If you know anything, you know what waiting is.
It’s not about you.
This is about
illness and hospitals and life and death…
(In: What Waiting Is, 1998)
June was consumed by waiting. As the weeks dragged on without any decision from the doctors, my emotional life was defined by increased anxiety and worry that I might not be accepted for the procedure. Hopefulness turned to doubt, and four weeks later, when the head of the medical team informed me I had been rejected as a viable candidate for the procedure given the damage done to my heart, my spirits plunged. But my cardiologist called shortly afterward to see how I was feeling and offered another possibility for hope. I’m lucky that she is a doctor who “fights” for the best interests of her patients and is not one to take “no” for an answer until every option has been explored. She had immediately referred my results to a cardiologist practicing at a different hospital than she does, someone described as “doing some magic” with mitral clips for difficult cases. “Magic” was sounding pretty darn good to me. In less than two weeks after initially being turned down at my regular cardiac clinic, I was admitted for a mitral valve procedure with the “magician” cardiologist. A day later, I returned home for a brief recovery period, two mitral valve clips successfully installed and functioning well.

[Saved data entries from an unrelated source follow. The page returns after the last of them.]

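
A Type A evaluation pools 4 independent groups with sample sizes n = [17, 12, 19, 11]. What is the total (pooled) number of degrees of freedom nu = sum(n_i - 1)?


nu = sum_i (n_i - 1)
nu = ((17 - 1) + (12 - 1) + (19 - 1) + (11 - 1))
nu = 16 + 11 + 18 + 10
nu = 55

55


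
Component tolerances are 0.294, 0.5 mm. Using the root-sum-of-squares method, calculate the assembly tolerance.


RSS = sqrt(0.294^2 + 0.5^2)
= sqrt(0.336436)
= 0.5800

0.5800


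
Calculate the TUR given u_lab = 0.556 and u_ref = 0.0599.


TUR = u_lab / u_ref
= 0.556 / 0.0599
= 9.2821

9.2821


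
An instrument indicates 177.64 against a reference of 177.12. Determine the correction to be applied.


Correction = standard - reading
= 177.12 - 177.64
= -0.5200

-0.5200


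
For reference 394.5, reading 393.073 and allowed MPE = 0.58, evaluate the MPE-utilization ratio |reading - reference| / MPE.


e = indication - reference = 393.073 - 394.5 = -1.4270
|e| = 1.4270
ratio = |e| / MPE = 1.4270 / 0.58
ratio = 2.4603

2.4603


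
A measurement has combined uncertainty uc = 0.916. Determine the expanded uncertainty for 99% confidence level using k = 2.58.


U = k * uc
U = 2.58 * 0.916
U = 2.3633

2.3633


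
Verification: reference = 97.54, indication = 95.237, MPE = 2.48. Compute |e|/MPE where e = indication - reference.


e = indication - reference = 95.237 - 97.54 = -2.3030
|e| = 2.3030
ratio = |e| / MPE = 2.3030 / 2.48
ratio = 0.9286

0.9286


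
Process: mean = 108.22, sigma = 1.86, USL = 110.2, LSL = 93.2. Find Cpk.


Cpu = (USL - mean) / (3*sigma) = (110.2 - 108.22) / (3*1.86) = 0.3548
Cpl = (mean - LSL) / (3*sigma) = (108.22 - 93.2) / (3*1.86) = 2.6918
Cpk = min(Cpu, Cpl) = 0.3548

0.3548


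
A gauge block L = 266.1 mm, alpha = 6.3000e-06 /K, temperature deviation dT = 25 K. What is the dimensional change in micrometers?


dL = L * alpha * dT
= 266.1 * 6.3000e-06 * 25
= 0.0419108 mm
dL_um = 0.0419108 * 1000 = 41.9108 um

41.9108


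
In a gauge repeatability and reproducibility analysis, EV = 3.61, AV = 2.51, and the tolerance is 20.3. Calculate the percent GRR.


GRR = sqrt(EV^2 + AV^2) = sqrt(3.61^2 + 2.51^2) = 4.3968398
%GRR = GRR / tol * 100 = 4.3968398 / 20.3 * 100
%GRR = 21.6593

21.6593


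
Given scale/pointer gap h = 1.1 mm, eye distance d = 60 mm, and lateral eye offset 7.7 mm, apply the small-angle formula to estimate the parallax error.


error = h * offset / d
= 1.1 * 7.7 / 60
= 0.1412

0.1412


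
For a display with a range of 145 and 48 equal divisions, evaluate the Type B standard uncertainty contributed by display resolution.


resolution = range / divisions
resolution = 145 / 48 = 3.0208333
u_res = resolution / (2*sqrt(3))
u_res = 3.0208333 / 3.4641016
u_res = 0.8720

0.8720


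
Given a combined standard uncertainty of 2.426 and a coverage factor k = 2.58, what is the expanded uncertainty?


U = k * uc
U = 2.58 * 2.426
U = 6.2591

6.2591


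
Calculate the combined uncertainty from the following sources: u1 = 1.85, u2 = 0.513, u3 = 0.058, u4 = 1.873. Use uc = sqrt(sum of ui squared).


uc = sqrt(1.85^2 + 0.513^2 + 0.058^2 + 1.873^2)
uc = sqrt(7.197162)
uc = 2.6828

2.6828


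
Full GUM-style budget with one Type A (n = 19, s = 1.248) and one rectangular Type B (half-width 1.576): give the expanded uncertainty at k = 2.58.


u_A = s / sqrt(n) = 1.248 / sqrt(19) = 0.28631084
u_B = half_width / sqrt(3) = 1.576 / sqrt(3) = 0.90990402
uc = sqrt(u_A^2 + u_B^2) = sqrt(0.28631084^2 + 0.90990402^2) = 0.95388638
U = k * uc = 2.58 * 0.95388638
U = 2.4610

2.4610


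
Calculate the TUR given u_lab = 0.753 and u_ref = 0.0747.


TUR = u_lab / u_ref
= 0.753 / 0.0747
= 10.0803

10.0803


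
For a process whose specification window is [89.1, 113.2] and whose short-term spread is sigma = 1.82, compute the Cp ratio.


Cp = (USL - LSL) / (6 * sigma)
= (113.2 - 89.1) / (6 * 1.82)
= 24.1000 / 10.9200
= 2.2070

2.2070


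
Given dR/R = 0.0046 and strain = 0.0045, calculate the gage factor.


GF = (dR/R) / epsilon
= 0.0046 / 0.0045
= 1.0222

1.0222


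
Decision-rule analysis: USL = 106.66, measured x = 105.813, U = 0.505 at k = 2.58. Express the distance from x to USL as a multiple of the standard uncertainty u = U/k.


u = U / k = 0.505 / 2.58 = 0.19573643
margin = |USL - x| = |106.66 - 105.813| = 0.847
z = margin / u = 0.847 / 0.19573643
z = 4.3272

4.3272


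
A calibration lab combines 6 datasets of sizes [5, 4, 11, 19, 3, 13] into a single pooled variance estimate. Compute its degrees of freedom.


nu = sum_i (n_i - 1)
nu = ((5 - 1) + (4 - 1) + (11 - 1) + (19 - 1) + (3 - 1) + (13 - 1))
nu = 4 + 3 + 10 + 18 + 2 + 12
nu = 49

49


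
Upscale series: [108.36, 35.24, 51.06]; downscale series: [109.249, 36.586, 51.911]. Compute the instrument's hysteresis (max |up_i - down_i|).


|108.36 - 109.249| = 0.8890
|35.24 - 36.586| = 1.3460
|51.06 - 51.911| = 0.8510
hysteresis = max(diffs) = 1.3460

1.3460


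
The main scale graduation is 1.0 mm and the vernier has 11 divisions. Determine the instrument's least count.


LC = MSD / n_div
= 1.0 / 11
= 0.0909

0.0909


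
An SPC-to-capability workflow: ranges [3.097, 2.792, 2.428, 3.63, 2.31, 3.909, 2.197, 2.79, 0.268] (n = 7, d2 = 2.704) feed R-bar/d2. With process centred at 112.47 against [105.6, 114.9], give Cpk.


R_bar = (3.097 + 2.792 + 2.428 + 3.63 + 2.31 + 3.909 + 2.197 + 2.79 + 0.268) / 9 = 2.6023333
sigma = R_bar / d2 = 2.6023333 / 2.704 = 0.96240137
Cp = (USL - LSL)/(6*sigma) = (114.9 - 105.6)/(6*0.96240137) = 1.6106
Cpu = (114.9 - 112.47)/(3*0.96240137) = 0.8416
Cpl = (112.47 - 105.6)/(3*0.96240137) = 2.3795
Cpk = min(Cpu, Cpl) = 0.8416

0.8416


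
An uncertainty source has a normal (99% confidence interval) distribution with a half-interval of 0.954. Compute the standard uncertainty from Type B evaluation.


u_B = half_width / 2.576
u_B = 0.954 / 2.576
u_B = 0.3703

0.3703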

Although I never imagined my summer would be consumed by my physical health, I have emerged from it with a sense of renewal: more physical energy and stamina, the pleasure of walking without stopping to catch my breath every block or two, and an enduring sense of gratitude for the determination, support and skill of my doctors and the compassionate nurses who card for me pre-and post-procedure. I am also deeply grateful for the support of my family and friends scattered around Canada, the US and Japan. The wisdom of my 13 year old my grandson summed it all up: “Keep your spirits up,” he wrote, “remember that more people are there for you than you think.”

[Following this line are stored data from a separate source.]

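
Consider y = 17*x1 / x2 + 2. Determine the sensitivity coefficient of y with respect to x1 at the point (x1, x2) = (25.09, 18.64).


y = 17*x1 / x2 + 2
dy/dx1 = 17/x2
Evaluate at x2 = 18.64: c1 = 17 / 18.64
c1 = 0.9120

0.9120


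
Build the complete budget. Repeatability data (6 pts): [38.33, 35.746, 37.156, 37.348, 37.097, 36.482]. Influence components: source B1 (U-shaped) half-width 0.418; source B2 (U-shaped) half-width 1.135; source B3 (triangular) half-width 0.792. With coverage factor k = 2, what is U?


mean = (38.33 + 35.746 + 37.156 + 37.348 + 37.097 + 36.482) / 6 = 37.0265
s = sqrt(sum((x - mean)^2)/(n-1)) = 0.86722264
u_A = s / sqrt(n) = 0.86722264 / sqrt(6) = 0.35404216
u_B1 = 0.418 / sqrt(2) = 0.29557063
u_B2 = 1.135 / sqrt(2) = 0.8025662
u_B3 = 0.792 / sqrt(6) = 0.32333265
uc = sqrt(0.35404216^2 + 0.29557063^2 + 0.8025662^2 + 0.32333265^2) = 0.9804919
U = k * uc = 2 * 0.9804919
U = 1.9610

1.9610


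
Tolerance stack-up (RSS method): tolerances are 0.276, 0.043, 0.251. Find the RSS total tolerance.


RSS = sqrt(0.276^2 + 0.043^2 + 0.251^2)
= sqrt(0.141026)
= 0.3755

0.3755


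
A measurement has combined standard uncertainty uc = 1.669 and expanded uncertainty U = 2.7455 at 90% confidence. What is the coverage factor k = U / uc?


k = U / uc
k = 2.7455 / 1.669
k = 1.645

1.645


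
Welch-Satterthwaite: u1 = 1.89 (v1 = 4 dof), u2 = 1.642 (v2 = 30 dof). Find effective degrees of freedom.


uc = sqrt(u1^2 + u2^2) = sqrt(1.89^2 + 1.642^2) = 2.5036501
v_eff = uc^4 / (u1^4/v1 + u2^4/v2)
= 2.5036501^4 / (1.89^4/4 + 1.642^4/30)
= 39.291131 / 3.4322846
v_eff = 11.4475

11.4475


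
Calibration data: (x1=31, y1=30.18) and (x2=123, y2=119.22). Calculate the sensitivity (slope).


slope = (y2 - y1) / (x2 - x1)
= (119.22 - 30.18) / (123 - 31)
= 89.0400 / 92
= 0.9678

0.9678


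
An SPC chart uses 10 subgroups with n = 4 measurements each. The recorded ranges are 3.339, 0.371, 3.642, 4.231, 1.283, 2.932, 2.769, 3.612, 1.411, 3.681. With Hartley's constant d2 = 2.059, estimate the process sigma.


R_bar = (3.339 + 0.371 + 3.642 + 4.231 + 1.283 + 2.932 + 2.769 + 3.612 + 1.411 + 3.681) / 10
R_bar = 27.271 / 10 = 2.7271
sigma_hat = R_bar / d2 = 2.7271 / 2.059 = 1.3245

1.3245


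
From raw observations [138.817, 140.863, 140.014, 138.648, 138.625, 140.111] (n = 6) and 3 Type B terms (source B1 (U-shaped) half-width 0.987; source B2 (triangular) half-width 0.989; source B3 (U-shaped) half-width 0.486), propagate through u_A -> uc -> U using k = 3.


mean = (138.817 + 140.863 + 140.014 + 138.648 + 138.625 + 140.111) / 6 = 139.513
s = sqrt(sum((x - mean)^2)/(n-1)) = 0.94364082
u_A = s / sqrt(n) = 0.94364082 / sqrt(6) = 0.38523975
u_B1 = 0.987 / sqrt(2) = 0.69791439
u_B2 = 0.989 / sqrt(6) = 0.40375756
u_B3 = 0.486 / sqrt(2) = 0.3436539
uc = sqrt(0.38523975^2 + 0.69791439^2 + 0.40375756^2 + 0.3436539^2) = 0.95739873
U = k * uc = 3 * 0.95739873
U = 2.8722

2.8722


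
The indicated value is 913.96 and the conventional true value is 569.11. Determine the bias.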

He was right. I am one lucky woman. Summer intentions aside, the experience of these past weeks has been an extraordinary gift. That’s life, I guess, and I am very grateful for the one I have.
“Starfish” by Ellen Lerman
This is what life does. It lets you walk up to
the store to buy breakfast and the paper, on a
stiff knee. It lets you choose the way you have
your eggs, your coffee…Then it sits a fisherman
down beside you at the counter who says, “Last night
the channel was full of starfish.” And you wonder
is this a message, finally, or just another day?
Life lets you take the dog for a walk down to the
pond, where whole generations of biological
processes are boiling beneath the mud. Reeds
speak to you of the natural world: they whisper,
they sing. And herons pass by. Are you old
enough to appreciate the moment? Too old?
…Later, you wake up beside your old love, the one
who never had any conditions, the one who waited
you out. This is life’s way of letting you know that
you are lucky…
So life lets you have a sandwich, and pie for your
late night dessert. (Pie for the dog as well.) And
then life sends you back to bed, to dreamland,
while outside, the starfish drift through the channel,
with smiles on their starry faces as they head
out to deep water, to the far and boundless sea.
(From: Our Post-Soviet History Unfolds, 2005)
- Write about a time when your good intentions went awry. What were the intentions? What got in the way of your acting on them? What happened? What, if anything, did you learn from the experience.
- Go back in memory to your youth. Think of the summer, once school was out, and the opportunities for fun, play and new adventures was yours. Write about one summer (or more) that stands out most in your memory. Why?
- Life doesn’t always go as we’d planned, and yet, we can discover new ways of being, new opportunities, even gratitude despite life not behaving as we intended for ourselves. Has that happened to you? Write about such a time, the new insights or gifts you discovered when your life took a different turn.